Aconteceu ontem (23) na FIEMG o evento “A Indústria Mineira na Quarta Revolução Digital”. Durante a atividade, Ricardo Amorim – economista, debatedor do Manhattan Connection e sócio de startups – falou sobre os desafios enfrentados pela indústria para inovar e acompanhar a velocidade da transformação digital.

“A gente acha que só está mudando na nossa vez. Sempre mudou. O que tem de diferença é que a quantidade das mudanças, o ritmo das mudanças, é maior”, disse em referência ao comportamento de muitos empreendedores.

Para solucionar a questão, o economista alegou que é preciso inovar, mas que somente ter boas ideias não basta. “Inovação sempre começa na nossa cabeça. O problema é que, em muitos casos, as pessoas deixam ela na cabeça. E aí não é inovação, não passa de uma ideia. Uma das primeiras coisas que você precisa fazer se você tiver uma boa ideia é: converse com o maior número possível de pessoas sobre seu plano, porque elas vão melhorar a sua ideia”, afirmou.

Amorim disse ainda que é preciso criar um ecossistema forte para que um pensamento se torne um negócio de valor. Para isso, exemplificou o comportamento da empresa de tecnologia Apple que comercializa smartphones e que estimula o desenvolvimento de aplicativos por parte dos desenvolvedores para que os celulares da marca se tornem mais caros e mais valiosos.
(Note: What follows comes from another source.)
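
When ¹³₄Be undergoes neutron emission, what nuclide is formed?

Be-12

Neutron emission: mass number changes by -1, atomic number by +0.
A: 13 − 1 = 12; Z: 4 = 4.
Z = 4 is beryllium, so the daughter is ¹²₄Be.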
Sobre o fato de a FIEMG ser pioneira nas Federações de Indústrias do Brasil na criação do FIEMG Lab Novos Negócios, programa de aceleração de startups, Amorin disse que o fato é positivo e que o país deveria ter mais iniciativas em relação às empresas de base tecnológica. “Eu acho que tem uma boa e uma má notícia [em relação ao pioneirismo da FIEMG]. A boa notícia é que sim, Minas Gerais e a FIEMG estão à frente do resto do Brasil. A má notícia é que é um absurdo que o Brasil inteiro não tenha esses programas de aceleração”, concluiu.